Almost immediately, Kobe Bryant buried a triple.
Good news, I guess, but quickly the responses came back. "But there goes their perfect game!" lamented "rumdood." Yes, Wednesday night's parade of failure included failing to fail in the most interesting way possible, insofar as disastrous shooting statistics are concerned. In the end, after Ron Artest kicked in with a completely meaningless three of his own with 27 seconds remaining (call it his grand finale before his ejection-prompting iron claw on J.J. Barea), the Lakers finished a robust 2-0f-20 from 3-point range.
(Add that to a miserable 11-of-20 night at the free throw line- pull any of the 18,997 in the crowd at random, and they're likely to do just as well- and the Lakers clearly suffered a horrible shooting night on nearly every level.)

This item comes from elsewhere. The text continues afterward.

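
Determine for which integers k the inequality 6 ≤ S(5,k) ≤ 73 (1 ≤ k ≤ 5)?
2, 3, 4

Explanation: S(5,1)=1; S(5,2)=15; S(5,3)=25; S(5,4)=10; S(5,5)=1. So valid k = 2, 3, 4.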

On its face, the 10 percent figure appears fluky, but unfortunately for the Lakers, not as much as it should. Take away Kobe's 5-for-9 in Game 1, and the rest of the team shot (wait for it) 10 percent from beyond the arc. Unusually low, too, but for the Lakers to be struggling from the perimeter over the first two games of the series is not a shock. During the regular season, they were 17th in 3-point percentage, and 26th in long 2's (16-23 feet). Point being, this isn't a new problem.
Normally, the Lakers compensate in large part through excellent play in the paint, but as it's been throughout the playoffs, Pau Gasol was unreliable Wednesday night, to the point the Staples Center crowd booed him during the third quarter. His inability to produce with any sort of consistency only exacerbates the team's shooting woes. If Pau can't command a double on the block- or at least attract a lot of eyes- as he has through his tenure in L.A., the Lakers have more trouble creating space for their shooters, only decreasing the likelihood of converting from outside. If they can't hit from outside, Dallas has little reason to do anything but pack their defense as close to the basket as possible, making it harder for the Lakers to move the ball and play to strengths.
I didn't expect 10 percent bad, but have noted for a while how an inability to hit shots would at some point cost the Lakers. They have a chance to fix it (and will surely be better Friday, almost by default), but anyone counting on a vast improvement could be disappointed. As Phil Jackson said before Game 2, the expectation is teams will shoot their average over the course of a series.
Of course, he was talking about Dallas and how their strong 3-point percentage in Game 1 wasn't an indication the Mavs would bounce the Lakers from the series by bombing from downtown. They'd find their mean. Except the same thing about the Lakers, and L.A.'s season averages aren't that good. Rick Carlisle will happily bet L.A. can't shoot it's way to four wins in five games. Will a move back to normal, or close to it, be enough to swing momentum for the Lakers, given how Dallas also has areas they can point to and expect improvement, particularly heading home? In past years, the Lakers had enough margin for error to get by, despite erratic production from outside.
Now, particularly with Gasol gone haywire and so many other issues also on the table, they clearly don't.